While I had heard of Wish Trees, I had never seen one until now. Lucky for me that I had read the outstanding YA book Wishtree by Katherine Applegate.

She also wrote the Newbery Award winning book, The One and Only Ivan. Yes, she is that good. Wishtree should have won the Newbery, too. I read the book aloud to my grandchildren – for hours, multiple days, and we never stopped.
When I visit with the grandchildren, a beloved ritual is reading a story before bedtime. The musicality of words floating into the ear and going into the mind becomes an arrow that pierces the heart. It always happens that way.
Thanksgiving a few years ago I brought along plenty of books to read aloud. I also brought a new book to read. Not a read-aloud for the children, but a book for me. I never expected what would happen next.
The children were camping out and snuggled in sleeping bags in the bedroom. It was fun, but didn’t lend itself to seeing the pictures in a picture book. I thought I would read to them a little of my book, Wishtree by Katherine Applegate. I hadn’t read the book, so we were all jumping into something new.
What started as one night of bedtime reading became the focus of our holiday together. The book is outstanding. It plucks at every scintilla of the heart. There is no stopping, as the storyline keeps going. So, we had to keep going. We read the next day, and the next night, and so on, until we finished the book. 211 pages. Just like chapter reading in my classroom at school, I was reading aloud with no pictures. The big difference was reading the book in only a few days. Somehow, that made reading more exciting. Breathless. Heart pounding.

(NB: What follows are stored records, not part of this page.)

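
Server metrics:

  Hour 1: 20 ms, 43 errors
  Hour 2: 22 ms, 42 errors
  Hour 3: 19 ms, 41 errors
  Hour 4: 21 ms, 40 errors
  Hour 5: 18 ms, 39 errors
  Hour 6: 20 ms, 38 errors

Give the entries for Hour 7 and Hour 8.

17 ms, 37 errors; 19 ms, 36 errors

Ms — alternating steps +2, −3, +2, −3, …: 20, 22, 19, 21, 18, 20 → 17 → 19.
Errors: 43, 42, 41, 40, 39, 38 → 37 → 36 (−1 each step).
So the next two rows are 17 ms, 37 errors and 19 ms, 36 errors.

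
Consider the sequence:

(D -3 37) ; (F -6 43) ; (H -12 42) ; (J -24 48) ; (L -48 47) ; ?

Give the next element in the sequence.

For the letter, letters move forward 2 places in the alphabet: D, F, H, J, L → N.
For the second slot, ×2 each step: -3, -6, -12, -24, -48 → -96.
Third slot — alternating steps +6, −1, +6, −1, …: 37, 43, 42, 48, 47 → 53.
Combining the parts gives (N -96 53).

(N -96 53)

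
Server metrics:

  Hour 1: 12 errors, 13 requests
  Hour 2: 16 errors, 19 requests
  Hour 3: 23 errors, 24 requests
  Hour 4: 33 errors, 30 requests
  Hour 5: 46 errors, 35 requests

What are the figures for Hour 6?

62 errors, 41 requests

Errors — differences are 4, 7, 10, … (increasing by 3 each time): 12, 16, 23, 33, 46 → 62.
Requests goes 13, 19, 24, 30, 35 → 41 (alternating steps +6, +5, +6, +5, …).
Putting it together: 62 errors, 41 requests.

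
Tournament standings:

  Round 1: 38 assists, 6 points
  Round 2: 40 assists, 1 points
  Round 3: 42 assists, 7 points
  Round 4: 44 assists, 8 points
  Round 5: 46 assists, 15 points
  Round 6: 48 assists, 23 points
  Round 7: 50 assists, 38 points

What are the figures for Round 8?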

Red is an oak tree with two hundred and sixteen rings. He’s been around a long time, and he tells the story. He’s a Wishtree, with a long and honorable history. On the first day of May it’s been a tradition for people to put wishes on his tree, written on paper or cloth and tied to his branches. Sometimes those wishes are also whispered to Red. He talks about his neighborhood:
Different languages, different food, different customs. That’s our neighborhood: wild and tangled and colorful. Like the best kind of garden.
Red talks about himself and people:
For a tree, communication is just as complicated and miraculous as it is for humans. In a mysterious dance of sunlight and sugar, water and wind and soil, we build invisible bridges to connect with the world.
Can you imagine reading those sentences to children? I had to stop. My grandchildren said not a word. Words were not necessary because Red had said them all. We were humbled. Spellbound.
The story is centered on two children in the neighborhood, Samar and Stephen, the host of animal families who live in Red the tree, and Francesca, whose family has owned Red for centuries. It is history and uncovering the past, diversity and acceptance both then and now, friendship, nature, understanding, and great adventure. Oh yes, adventure. My grandchildren and I fell in love with Bongo the bird, Red’s best friend. Lewis and Clark are cats, FreshBakedBread is the mama skunk, and on and on, with animals who are the supporting characters in this book.
When someone carves LEAVE on Red, the plot thickens. This becomes sleuth work. The stories of the children, and Francesca’s past, and also Red’s past come together. It is captivating. The message it sends is a beacon of hope and promise.
Like Red, I’ve been around a long time. I know the best books, and this is one of the best.
And to think that I happened upon a real Wish Tree on Cape Cod. Wow!
I am happy to bring the tradition of a Wish Tree to school. The children need this.